Question

In a triangle abc,tan a+b/2 cot a-b/2 is equal to

Answer 1

@campbell_st

Answer 2

is it

\[\tan(\frac{a + b}{2}) + \cos(\frac{a - b}{2})\]

Answer 3

nope cot a-b/2

Answer 4

\[\tan(\frac{A + B}{2}) + \cot(\frac{A - B}{2})\]

like this ?

Answer 5

tan (a+b)/2*cot(a-b)/2

Answer 6

\[\tan(A+B)/2*\cot(A+B)/2\]

Answer 7

sorry cot (a-b)/2

Answer 8

\[\tan(\frac{A + B}{2}) * \cot(\frac{A - B}{2})\]

Answer 9

\(\large A + B + C = \pi\)

Answer 10

c=pi-a+b

Answer 11

a+b=pi-c

Answer 12

\[\tan(\frac{A + B}{2}) * \cot(\frac{A - B}{2})\]

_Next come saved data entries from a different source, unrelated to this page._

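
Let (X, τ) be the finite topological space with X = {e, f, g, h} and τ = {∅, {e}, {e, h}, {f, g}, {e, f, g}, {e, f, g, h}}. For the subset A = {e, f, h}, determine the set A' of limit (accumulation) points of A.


A' = {g, h}

For each x ∈ X, list the open sets U ∈ τ with x ∈ U, then check whether U ∩ (A ∖ {x}) ≠ ∅ for every such U.
  x = e: open {e} ∋ x has {e} ∩ (A ∖ {e}) = ∅, so x is NOT a limit point.
  x = f: open {f, g} ∋ x has {f, g} ∩ (A ∖ {f}) = ∅, so x is NOT a limit point.
  x = g: opens ∋ x are {f, g}, {e, f, g}, {e, f, g, h}; each meets A ∖ {g}, so x IS a limit point.
  x = h: opens ∋ x are {e, h}, {e, f, g, h}; each meets A ∖ {h}, so x IS a limit point.
Collecting: A' = {g, h}.


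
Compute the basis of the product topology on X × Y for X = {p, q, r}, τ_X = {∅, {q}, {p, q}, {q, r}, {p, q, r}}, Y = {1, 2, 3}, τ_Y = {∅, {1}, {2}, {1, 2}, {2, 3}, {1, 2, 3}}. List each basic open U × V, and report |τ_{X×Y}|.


Basis B = {∅ × ∅, {q} × {1}, {q} × {2}, {p, q} × {1}, {p, q} × {2}, {q} × {1, 2}, {q, r} × {1}, {q} × {2, 3}, {q, r} × {2}, {p, q, r} × {1}, {p, q, r} × {2}, {q} × {1, 2, 3}, {p, q} × {1, 2}, {p, q} × {2, 3}, {q, r} × {1, 2}, {q, r} × {2, 3}, {p, q} × {1, 2, 3}, {p, q, r} × {1, 2}, {p, q, r} × {2, 3}, {q, r} × {1, 2, 3}, {p, q, r} × {1, 2, 3}}; |τ_{X×Y}| = 70.

Enumerate products U × V with U ∈ τ_X, V ∈ τ_Y (deduplicated):
  ∅ × ∅ = {} (∅)
  {q} × {1} = {(q,1)}
  {q} × {2} = {(q,2)}
  {p, q} × {1} = {(p,1), (q,1)}
  {p, q} × {2} = {(p,2), (q,2)}
  {q} × {1, 2} = {(q,1), (q,2)}
  {q, r} × {1} = {(q,1), (r,1)}
  {q} × {2, 3} = {(q,2), (q,3)}
  {q, r} × {2} = {(q,2), (r,2)}
  {p, q, r} × {1} = {(p,1), (q,1), (r,1)}
  {p, q, r} × {2} = {(p,2), (q,2), (r,2)}
  {q} × {1, 2, 3} = {(q,1), (q,2), (q,3)}
  {p, q} × {1, 2} = {(p,1), (p,2), (q,1), (q,2)}
  {p, q} × {2, 3} = {(p,2), (p,3), (q,2), (q,3)}
  {q, r} × {1, 2} = {(q,1), (q,2), (r,1), (r,2)}
  {q, r} × {2, 3} = {(q,2), (q,3), (r,2), (r,3)}
  {p, q} × {1, 2, 3} = {(p,1), (p,2), (p,3), (q,1), (q,2), (q,3)}
  {p, q, r} × {1, 2} = {(p,1), (p,2), (q,1), (q,2), (r,1), (r,2)}
  {p, q, r} × {2, 3} = {(p,2), (p,3), (q,2), (q,3), (r,2), (r,3)}
  {q, r} × {1, 2, 3} = {(q,1), (q,2), (q,3), (r,1), (r,2), (r,3)}
  {p, q, r} × {1, 2, 3} = {(p,1), (p,2), (p,3), (q,1), (q,2), (q,3), (r,1), (r,2), (r,3)}
These 21 distinct sets form the basis B.
Close under arbitrary unions to get τ_{X×Y}; counting gives |τ_{X×Y}| = 70.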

\[\tan(\frac{C-\pi}{2}) * \cot(\frac{A - B}{2})\]

\[\cot(\frac{C}{2}) * \cot(\frac{A - B}{2})\]

Answer 13

(a - b)/(a + b) = tan [(A-B)/2] / tan [(A+B)/2] (Law of Tangents)

Answer 14

Oh it equals (a-b)/(a+b) is it ? xD

Answer 15

yes

Answer 16

so a+b/a-b=cot(a-b)/2*tan(a+b)/2 correct